Depuis la loi du 6 août 2015 pour la croissance, l'activité et l'égalité des chances économiques (dite « loi Macron ») qui les a obligé à baisser leurs tarifs de 1,4%, les notaires se sentent visés par le Ministre de l’Economie.

S’inspirant directement de la « loi Macron », le récent avis de l’Autorité de la Concurrence (ADLC), publié le 8 juin dernier, n’arrange pas les choses.

Ce dernier préconise en effet d’ « ouvrir la profession en donnant aux jeunes l’opportunité de s’installer ». Concrètement l’Autorité recommande une augmentation de 20% du nombre de notaires libéraux d’ici 2018, soit 1650 notaires supplémentaires. En clair, les notaires déjà installés vont devoir faire de la place. 

L’ADLC identifie par ailleurs 247 zones d’installations libres se situant principalement sur des territoires urbains où l’arrivée de nouveaux notaires ne perturbera pas, selon elle, l’équilibre économique des études déjà installées.

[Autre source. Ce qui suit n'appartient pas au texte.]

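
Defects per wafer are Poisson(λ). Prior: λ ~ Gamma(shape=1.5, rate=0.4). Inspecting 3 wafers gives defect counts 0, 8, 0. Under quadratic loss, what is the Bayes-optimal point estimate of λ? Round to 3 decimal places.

2.794

Σ counts = 8. Posterior: Gamma(shape = 1.5+8 = 9.5, rate = 0.4+3 = 3.4).
Mode = (α−1)/β = 8.5/3.4 = 2.500.
Mean = α/β = 9.5/3.4 = 2.794.
Quadratic loss ⇒ the optimal estimator is the posterior mean.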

Toutefois, si l’Autorité cible certaines villes prioritaires telles que Lille, Rouen, Rennes, Nantes, Bordeaux, Toulouse, Lyon, Montpellier et Marseille, la carte définitive et précise des installations n’a pas encore été publiée.

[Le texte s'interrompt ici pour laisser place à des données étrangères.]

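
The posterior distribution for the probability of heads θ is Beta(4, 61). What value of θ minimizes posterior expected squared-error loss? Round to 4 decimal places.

0.0615

Mode = (4−1)/(4+61−2) = 3/63 = 0.0476.
Mean = 4/(4+61) = 4/65 = 0.0615.
Squared-error loss ⇒ the optimal estimator is the posterior mean.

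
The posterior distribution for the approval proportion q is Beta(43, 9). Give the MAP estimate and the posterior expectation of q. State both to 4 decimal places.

Mode = (43−1)/(43+9−2) = 42/50 = 0.8400.
Mean = 43/(43+9) = 43/52 = 0.8269.

q_MAP = 0.8400, E[q|data] = 0.8269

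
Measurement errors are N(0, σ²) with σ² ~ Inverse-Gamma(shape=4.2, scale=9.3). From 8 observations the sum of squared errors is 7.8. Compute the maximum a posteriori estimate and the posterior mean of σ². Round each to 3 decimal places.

maximum a posteriori estimate = 1.435, posterior mean = 1.833

Posterior: Inverse-Gamma(shape = 4.2+8/2 = 8.2, scale = 9.3+7.8/2 = 13.2).
Mode = β/(α+1) = 13.2/9.2 = 1.435.
Mean = β/(α−1) = 13.2/7.2 = 1.833.
Mean > mode: the posterior has a right tail.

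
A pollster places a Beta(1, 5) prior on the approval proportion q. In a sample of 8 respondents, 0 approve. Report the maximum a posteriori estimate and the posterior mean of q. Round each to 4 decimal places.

Posterior: Beta(1+0, 5+8) = Beta(1, 13).
Since α = 1 ≤ 1 and β > 1, the Beta density is monotone decreasing on [0,1]; the mode is at 0.
Mean = 1/(1+13) = 0.0714.
The mean is pulled above the mode by the posterior's right skew.

MAP: 0.0000. Posterior mean: 0.0714.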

En attente de la carte des installations

Elle devrait l’être dans les prochains jours d’où la montée des tensions entre le Conseil Supérieur du Notariat et l’Autorité de la Concurrence.

Dans un communiqué de presse en forme de mise en garde intitulé « Que chacun reste à sa place », l’association des notaires vient de rappeler que ce n’est pas à l’ADLC de décider mais aux Ministres de la Justice et de l’Economie qui sont « seuls compétents pour arrêter la carte des futures installations ».

Les notaires estiment également que l’Autorité a confondu dans son évaluation le nombre de notaires et le nombre d’études. Une confusion contestée par l’Autorité de la Concurrence mais un sujet de conflit qui démontre que les représentants de la profession n’ont aucunement l’intention de se laisser faire sans réagir.

Dans ce bras de fer actuel, le Conseil Supérieur du Notariat compte sur le Garde des Sceaux Jean Jacques Urvoas, son Ministre de tutelle, pour ferrailler et défendre ses intérêts face à un Emmanuel Macron soupçonné de vouloir affaiblir la profession.

Mais l’inquiétude des notaires français va bien au delà car derrière ces réformes, ils redoutent surtout la patte de Bruxelles et le poids non négligeable du lobby des grands cabinets d’avocats anglo-saxons. Ces derniers, en concurrence directe avec le système notarial français au niveau mondial, chercheraient donc, petit à petit, à imposer leur modèle juridique au reste de l’Europe.